The same thing played out the next round against Pittsburgh. A dominating 6-3 win in Game 5 at home – much like the 6-0 win over Carolina on Saturday – set the stage for a classic road Game 6. Washington scored first. The Penguins tied it. But the Capitals were the team with enough juice left in overtime to take the series on Evgeny Kuznetsov’s game-winning goal. 

The best example of how the Capitals have worn down one opponent after another actually came last season in the Eastern Conference Final when they were down 3-2 to the Tampa Bay Lightning. Washington didn’t allow a goal in Games 6 and 7 and advanced. 

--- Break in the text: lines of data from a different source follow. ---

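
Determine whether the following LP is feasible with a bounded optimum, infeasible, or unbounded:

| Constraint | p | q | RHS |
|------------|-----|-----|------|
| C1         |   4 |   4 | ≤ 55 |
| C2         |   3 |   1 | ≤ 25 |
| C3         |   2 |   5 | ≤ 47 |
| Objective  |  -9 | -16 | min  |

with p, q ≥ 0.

Feasible with a bounded optimal solution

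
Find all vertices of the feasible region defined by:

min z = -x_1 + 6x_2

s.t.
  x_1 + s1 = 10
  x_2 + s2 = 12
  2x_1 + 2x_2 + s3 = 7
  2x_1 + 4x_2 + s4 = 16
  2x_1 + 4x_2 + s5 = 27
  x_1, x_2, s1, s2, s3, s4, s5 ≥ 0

(0, 0), (3.5, 0), (0, 3.5)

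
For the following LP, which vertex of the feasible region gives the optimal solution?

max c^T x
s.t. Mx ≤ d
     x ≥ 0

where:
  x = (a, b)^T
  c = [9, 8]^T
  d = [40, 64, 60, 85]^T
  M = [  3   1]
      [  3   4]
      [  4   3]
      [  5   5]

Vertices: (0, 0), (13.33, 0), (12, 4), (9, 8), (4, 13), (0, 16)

Evaluate the objective at each vertex of the feasible region:
  z(0, 0) = 0
  z(13.33, 0) = 120
  z(12, 4) = 140
  z(9, 8) = 145  ←
  z(4, 13) = 140
  z(0, 16) = 128
The maximum is at a = 9, b = 8.

(9, 8)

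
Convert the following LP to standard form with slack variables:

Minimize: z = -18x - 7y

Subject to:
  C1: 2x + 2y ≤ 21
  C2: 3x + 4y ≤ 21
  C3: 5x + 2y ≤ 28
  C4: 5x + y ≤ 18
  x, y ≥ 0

min z = -18x - 7y

s.t.
  2x + 2y + s1 = 21
  3x + 4y + s2 = 21
  5x + 2y + s3 = 28
  5x + y + s4 = 18
  x, y, s1, s2, s3, s4 ≥ 0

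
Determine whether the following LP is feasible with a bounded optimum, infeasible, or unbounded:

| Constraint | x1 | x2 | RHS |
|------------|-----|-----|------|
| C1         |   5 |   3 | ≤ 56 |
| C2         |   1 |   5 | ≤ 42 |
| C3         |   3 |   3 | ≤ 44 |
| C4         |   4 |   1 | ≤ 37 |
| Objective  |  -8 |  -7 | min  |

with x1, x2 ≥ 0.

Feasible with a bounded optimal solution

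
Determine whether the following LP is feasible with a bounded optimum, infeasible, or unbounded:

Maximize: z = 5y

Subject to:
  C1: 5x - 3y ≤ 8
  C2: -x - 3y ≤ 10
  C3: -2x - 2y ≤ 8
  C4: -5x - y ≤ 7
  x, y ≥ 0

Unbounded (objective can increase without bound)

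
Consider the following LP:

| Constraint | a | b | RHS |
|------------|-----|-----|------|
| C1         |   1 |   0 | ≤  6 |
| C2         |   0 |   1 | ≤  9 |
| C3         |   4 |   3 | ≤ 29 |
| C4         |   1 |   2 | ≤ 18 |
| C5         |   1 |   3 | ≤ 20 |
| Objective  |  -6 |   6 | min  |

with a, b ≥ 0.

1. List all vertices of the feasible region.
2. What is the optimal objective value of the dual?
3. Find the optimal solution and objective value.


1. (0, 0), (6, 0), (6, 1.667), (3, 5.667), (0, 6.667)
2. -36
3. a = 6, b = 0, z = -36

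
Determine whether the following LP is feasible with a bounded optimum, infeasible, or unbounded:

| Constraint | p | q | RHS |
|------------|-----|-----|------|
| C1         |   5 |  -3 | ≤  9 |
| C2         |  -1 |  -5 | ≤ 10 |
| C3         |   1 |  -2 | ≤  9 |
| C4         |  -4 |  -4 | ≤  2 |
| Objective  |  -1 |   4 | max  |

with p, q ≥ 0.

Unbounded (objective can increase without bound)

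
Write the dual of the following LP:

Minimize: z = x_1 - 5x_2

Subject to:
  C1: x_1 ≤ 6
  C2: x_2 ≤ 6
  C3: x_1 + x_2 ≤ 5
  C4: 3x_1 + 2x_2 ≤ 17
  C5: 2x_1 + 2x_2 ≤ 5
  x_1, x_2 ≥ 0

Primal min cᵀx s.t. Ax ≤ b, x ≥ 0  →  Dual max −bᵀy s.t. Aᵀy ≥ −c, y ≥ 0.

Maximize: z = -6y1 - 6y2 - 5y3 - 17y4 - 5y5

Subject to:
  y1 + y3 + 3y4 + 2y5 ≥ -1
  y2 + y3 + 2y4 + 2y5 ≥ 5
  y1, y2, y3, y4, y5 ≥ 0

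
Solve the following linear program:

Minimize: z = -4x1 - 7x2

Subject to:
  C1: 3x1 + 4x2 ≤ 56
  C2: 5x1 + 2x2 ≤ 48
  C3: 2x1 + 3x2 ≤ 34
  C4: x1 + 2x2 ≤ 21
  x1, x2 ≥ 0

Evaluate the objective at each vertex of the feasible region:
  z(0, 0) = 0
  z(9.6, 0) = -38.4
  z(6.909, 6.727) = -74.73
  z(5, 8) = -76  ←
  z(0, 10.5) = -73.5
The minimum is at x1 = 5, x2 = 8.

x1 = 5, x2 = 8, z = -76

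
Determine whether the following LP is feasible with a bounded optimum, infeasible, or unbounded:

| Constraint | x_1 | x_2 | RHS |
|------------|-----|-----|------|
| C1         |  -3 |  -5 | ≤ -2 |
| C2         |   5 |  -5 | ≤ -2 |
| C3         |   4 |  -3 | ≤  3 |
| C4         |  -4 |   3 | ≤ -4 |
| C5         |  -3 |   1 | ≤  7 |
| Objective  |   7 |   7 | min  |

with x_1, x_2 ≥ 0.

Infeasible (no feasible solution exists)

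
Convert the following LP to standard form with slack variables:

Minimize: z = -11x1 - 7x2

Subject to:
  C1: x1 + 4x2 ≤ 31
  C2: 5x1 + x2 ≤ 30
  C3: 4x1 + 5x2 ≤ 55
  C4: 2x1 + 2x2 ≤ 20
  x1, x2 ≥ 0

min z = -11x1 - 7x2

s.t.
  x1 + 4x2 + s1 = 31
  5x1 + x2 + s2 = 30
  4x1 + 5x2 + s3 = 55
  2x1 + 2x2 + s4 = 20
  x1, x2, s1, s2, s3, s4 ≥ 0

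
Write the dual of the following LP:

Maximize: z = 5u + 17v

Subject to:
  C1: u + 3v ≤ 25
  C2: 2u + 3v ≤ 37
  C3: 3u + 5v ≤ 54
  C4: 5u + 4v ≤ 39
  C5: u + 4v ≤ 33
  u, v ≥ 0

Primal max cᵀx s.t. Ax ≤ b, x ≥ 0  →  Dual min bᵀy s.t. Aᵀy ≥ c, y ≥ 0.

Minimize: z = 25y1 + 37y2 + 54y3 + 39y4 + 33y5

Subject to:
  y1 + 2y2 + 3y3 + 5y4 + y5 ≥ 5
  3y1 + 3y2 + 5y3 + 4y4 + 4y5 ≥ 17
  y1, y2, y3, y4, y5 ≥ 0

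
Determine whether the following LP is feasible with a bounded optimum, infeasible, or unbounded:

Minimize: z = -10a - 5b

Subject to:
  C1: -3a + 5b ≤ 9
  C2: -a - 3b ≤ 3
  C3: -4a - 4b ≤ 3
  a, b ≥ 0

Unbounded (objective can decrease without bound)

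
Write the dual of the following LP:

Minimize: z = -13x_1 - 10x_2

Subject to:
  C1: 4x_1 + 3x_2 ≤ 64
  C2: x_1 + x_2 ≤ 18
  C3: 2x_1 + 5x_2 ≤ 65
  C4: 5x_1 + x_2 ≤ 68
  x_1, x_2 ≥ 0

Primal min cᵀx s.t. Ax ≤ b, x ≥ 0  →  Dual max −bᵀy s.t. Aᵀy ≥ −c, y ≥ 0.

Maximize: z = -64y1 - 18y2 - 65y3 - 68y4

Subject to:
  4y1 + y2 + 2y3 + 5y4 ≥ 13
  3y1 + y2 + 5y3 + y4 ≥ 10
  y1, y2, y3, y4 ≥ 0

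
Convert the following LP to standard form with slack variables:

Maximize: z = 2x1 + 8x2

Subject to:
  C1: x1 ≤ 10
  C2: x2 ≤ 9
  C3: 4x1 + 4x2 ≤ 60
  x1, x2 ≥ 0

max z = 2x1 + 8x2

s.t.
  x1 + s1 = 10
  x2 + s2 = 9
  4x1 + 4x2 + s3 = 60
  x1, x2, s1, s2, s3 ≥ 0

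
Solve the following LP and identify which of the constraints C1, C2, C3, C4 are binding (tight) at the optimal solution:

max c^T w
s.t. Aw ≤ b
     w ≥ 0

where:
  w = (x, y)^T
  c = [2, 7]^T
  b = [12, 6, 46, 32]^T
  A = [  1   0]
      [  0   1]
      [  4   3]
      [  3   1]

At x = 7, y = 6, compute slack b - a·x for each constraint:
  C1: 12 − 7 = 5  (slack)
  C2: 6 − 6 = 0  (binding)
  C3: 46 − 46 = 0  (binding)
  C4: 32 − 27 = 5  (slack)

Optimal: x = 7, y = 6
Binding: C2, C3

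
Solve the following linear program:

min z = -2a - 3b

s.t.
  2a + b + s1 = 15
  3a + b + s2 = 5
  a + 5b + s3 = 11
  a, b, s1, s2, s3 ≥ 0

Evaluate the objective at each vertex of the feasible region:
  z(0, 0) = 0
  z(1.667, 0) = -3.333
  z(1, 2) = -8  ←
  z(0, 2.2) = -6.6
The minimum is at a = 1, b = 2.

a = 1, b = 2, z = -8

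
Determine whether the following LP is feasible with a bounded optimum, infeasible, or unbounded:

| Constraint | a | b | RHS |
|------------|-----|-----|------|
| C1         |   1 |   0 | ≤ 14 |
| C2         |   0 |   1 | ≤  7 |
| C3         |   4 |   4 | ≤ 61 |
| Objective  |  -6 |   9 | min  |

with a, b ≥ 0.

Feasible with a bounded optimal solution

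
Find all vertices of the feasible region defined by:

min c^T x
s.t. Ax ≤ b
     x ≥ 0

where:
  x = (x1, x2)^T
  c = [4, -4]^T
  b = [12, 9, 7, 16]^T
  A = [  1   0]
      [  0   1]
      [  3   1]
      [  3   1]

(0, 0), (2.333, 0), (0, 7)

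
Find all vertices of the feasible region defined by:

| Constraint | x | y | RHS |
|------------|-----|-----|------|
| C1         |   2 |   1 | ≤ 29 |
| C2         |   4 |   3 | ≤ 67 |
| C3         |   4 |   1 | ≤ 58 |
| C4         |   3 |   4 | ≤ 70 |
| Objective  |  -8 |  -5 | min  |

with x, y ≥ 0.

(0, 0), (14.5, 0), (10, 9), (8.286, 11.29), (0, 17.5)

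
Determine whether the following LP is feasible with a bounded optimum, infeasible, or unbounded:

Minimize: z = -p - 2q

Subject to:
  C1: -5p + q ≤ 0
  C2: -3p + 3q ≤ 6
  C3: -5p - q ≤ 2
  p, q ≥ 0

Unbounded (objective can decrease without bound)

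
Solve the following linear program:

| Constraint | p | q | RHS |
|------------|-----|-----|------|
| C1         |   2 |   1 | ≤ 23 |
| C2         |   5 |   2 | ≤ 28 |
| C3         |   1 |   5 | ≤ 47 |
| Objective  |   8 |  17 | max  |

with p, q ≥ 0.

Evaluate the objective at each vertex of the feasible region:
  z(0, 0) = 0
  z(5.6, 0) = 44.8
  z(2, 9) = 169  ←
  z(0, 9.4) = 159.8
The maximum is at p = 2, q = 9.

p = 2, q = 9, z = 169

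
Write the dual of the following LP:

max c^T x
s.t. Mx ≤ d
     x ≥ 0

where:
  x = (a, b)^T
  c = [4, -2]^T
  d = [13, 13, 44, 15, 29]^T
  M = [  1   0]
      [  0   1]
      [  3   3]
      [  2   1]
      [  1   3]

Primal max cᵀx s.t. Ax ≤ b, x ≥ 0  →  Dual min bᵀy s.t. Aᵀy ≥ c, y ≥ 0.

Minimize: z = 13y1 + 13y2 + 44y3 + 15y4 + 29y5

Subject to:
  y1 + 3y3 + 2y4 + y5 ≥ 4
  y2 + 3y3 + y4 + 3y5 ≥ -2
  y1, y2, y3, y4, y5 ≥ 0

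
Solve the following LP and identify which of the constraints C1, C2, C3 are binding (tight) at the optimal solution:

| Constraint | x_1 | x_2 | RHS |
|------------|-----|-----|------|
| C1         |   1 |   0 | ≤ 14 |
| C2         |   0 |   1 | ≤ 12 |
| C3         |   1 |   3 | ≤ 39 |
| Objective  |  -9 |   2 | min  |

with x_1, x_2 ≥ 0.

At x_1 = 14, x_2 = 0, compute slack b - a·x for each constraint:
  C1: 14 − 14 = 0  (binding)
  C2: 12 − 0 = 12  (slack)
  C3: 39 − 14 = 25  (slack)

Optimal: x_1 = 14, x_2 = 0
Binding: C1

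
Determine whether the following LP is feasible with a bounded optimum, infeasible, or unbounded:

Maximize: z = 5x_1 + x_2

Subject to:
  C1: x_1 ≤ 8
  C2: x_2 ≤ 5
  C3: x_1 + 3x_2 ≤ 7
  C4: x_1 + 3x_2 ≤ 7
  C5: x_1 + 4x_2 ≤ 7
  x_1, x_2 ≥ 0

Feasible with a bounded optimal solution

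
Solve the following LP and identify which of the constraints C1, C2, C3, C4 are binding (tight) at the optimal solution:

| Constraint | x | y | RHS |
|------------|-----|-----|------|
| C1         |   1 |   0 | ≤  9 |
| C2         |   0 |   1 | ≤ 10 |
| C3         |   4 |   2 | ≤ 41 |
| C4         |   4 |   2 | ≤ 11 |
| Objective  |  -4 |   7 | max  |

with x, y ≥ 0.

At x = 0, y = 5.5, compute slack b - a·x for each constraint:
  C1: 9 − 0 = 9  (slack)
  C2: 10 − 5.5 = 4.5  (slack)
  C3: 41 − 11 = 30  (slack)
  C4: 11 − 11 = 0  (binding)

Optimal: x = 0, y = 5.5
Binding: C4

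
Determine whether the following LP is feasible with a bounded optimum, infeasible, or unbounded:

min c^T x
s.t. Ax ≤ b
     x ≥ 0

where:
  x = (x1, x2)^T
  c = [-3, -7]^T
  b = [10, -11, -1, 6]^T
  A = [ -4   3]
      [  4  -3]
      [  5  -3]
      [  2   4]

Infeasible (no feasible solution exists)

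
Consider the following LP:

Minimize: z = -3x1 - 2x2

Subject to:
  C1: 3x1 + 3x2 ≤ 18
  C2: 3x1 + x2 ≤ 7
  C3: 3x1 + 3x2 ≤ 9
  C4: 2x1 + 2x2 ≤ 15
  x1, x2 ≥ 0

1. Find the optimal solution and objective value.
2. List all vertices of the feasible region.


1. x1 = 2, x2 = 1, z = -8
2. (0, 0), (2.333, 0), (2, 1), (0, 3)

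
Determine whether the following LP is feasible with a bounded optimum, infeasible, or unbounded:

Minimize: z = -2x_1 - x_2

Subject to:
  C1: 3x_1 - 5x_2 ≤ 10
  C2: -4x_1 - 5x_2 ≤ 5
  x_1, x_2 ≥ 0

Unbounded (objective can decrease without bound)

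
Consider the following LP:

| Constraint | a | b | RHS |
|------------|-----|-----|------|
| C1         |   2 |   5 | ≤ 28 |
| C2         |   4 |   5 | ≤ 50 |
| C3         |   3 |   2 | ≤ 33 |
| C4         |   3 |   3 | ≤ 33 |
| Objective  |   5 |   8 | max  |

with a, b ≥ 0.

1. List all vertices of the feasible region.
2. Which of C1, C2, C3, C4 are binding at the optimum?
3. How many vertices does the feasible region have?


1. (0, 0), (11, 0), (9, 2), (0, 5.6)
2. C1, C4
3. 4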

“Our team likes being on the road, plays well on the road, enjoys spending that time with each other,” Reirden said. “When you want to have success on the road you have to have contributions from everybody throughout your lineup. That makes you a very difficult team to match up as the home coach. So by us having the seven 20-goal scorers, we were a difficult match.

"And now, we started to see a little bit more of our depth scoring [Saturday]. … It certainly becomes an easier road assignment for the coach -- I can tell you. That’s an advantage for us.”

The Lightning last May looked like a boxer that had taken too many blows to the head after the Capitals blitzed them in Game 6.

If you looked closely on Saturday, you saw elements of that when Carolina defenseman Dougie Hamilton raced back for a puck, knew Alex Ovechkin was steaming right behind him, and gave up on the play. Hamilton didn’t appear to want to pay the price for winning that race and instead Ovechkin took the puck away and fed Brett Connolly in front for the goal that put Washington up 3-0. 

Maybe Carolina regroups tonight. The Hurricanes are a young team, but with grizzled veterans like Jordan Staal and Justin Williams who have won multiple Stanley Cups between them. They won’t play scared. The crowd at PNC Arena will be a factor. They do not want their season to end.

But these Capitals are a different breed. Time and again the past three years they have grinded their opponents into dust so by the time the series reaches this point there isn’t enough fight left to them.     

“We’ve just got to regroup here and move forward,” center Nicklas Backstrom said. “That was just a 3-2 lead. Toughest one is the last one. We haven’t been happy with the way we’ve played in Carolina so far. Let’s change that.”